September 8, 2009

A Learner’s Bill of Rights

Back in Brookline, missing the hell out of the beach, and the kids started 11th grade today. President Obama gave a great speech to the nation’s school children. Everybody’s got homework already.  I hope they work hard and find much of their study meaningful.  Is that too much to ask?

Along those lines, I share with you “A Learner’s Bill of Rights,” a brilliantly articulated manifesto that Kirsten Olson uses to begin her new book, Wounded by School: Recapturing the Joy in Learning and Standing Up to Old School Culture (New York and London: Teachers College Press, 2009). Olson’s ideas and feelings are passionate and ring true.  If kids have the wobbles in these early days of the school year, share with them the following:

A Learner’s Bill of Rights

by

Kirsten Olson

Every learner has the right to know why they are learning something, why it is important now, or may be important to them someday.

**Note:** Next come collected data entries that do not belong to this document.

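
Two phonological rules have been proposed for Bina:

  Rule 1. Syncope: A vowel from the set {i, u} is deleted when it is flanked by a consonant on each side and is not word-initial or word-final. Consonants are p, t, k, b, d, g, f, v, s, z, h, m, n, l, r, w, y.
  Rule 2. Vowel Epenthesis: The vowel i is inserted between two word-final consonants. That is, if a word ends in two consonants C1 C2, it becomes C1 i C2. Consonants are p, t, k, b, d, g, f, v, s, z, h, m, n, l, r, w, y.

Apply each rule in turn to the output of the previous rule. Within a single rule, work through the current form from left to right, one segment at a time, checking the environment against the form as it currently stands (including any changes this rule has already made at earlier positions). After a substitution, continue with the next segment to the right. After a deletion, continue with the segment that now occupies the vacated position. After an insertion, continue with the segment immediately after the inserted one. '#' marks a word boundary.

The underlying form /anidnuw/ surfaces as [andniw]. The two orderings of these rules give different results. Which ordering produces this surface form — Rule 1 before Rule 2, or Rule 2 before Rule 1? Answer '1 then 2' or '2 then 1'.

1 then 2

Order 1 then 2:
  1 Syncope: [anidnuw] → [andnw]
  2 Vowel Epenthesis: [andnw] → [andniw]
  result: [andniw]
Order 2 then 1:
  2 Vowel Epenthesis: no change — [anidnuw]
  1 Syncope: [anidnuw] → [andnw]
  result: [andnw]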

Every learner has the right to engage in questioning or interrogating the idea of “importance” above.

Every learner has the right to be confused and to express this confusion openly, honestly, and without shame.

Every learner has the right to multiple paths to understanding a concept, an idea, a set of facts, or a series of constructs.

Every learner has a right to understand his or her own mind, brain wiring, and intellectual inclinations as completely as possible.

Every learner has the right to interrogate and question the means through which his or her learning is assessed.

Every learner is entitled to some privacy in their imagination and thoughts.

Every learner has the right to take their imagining and thinking seriously.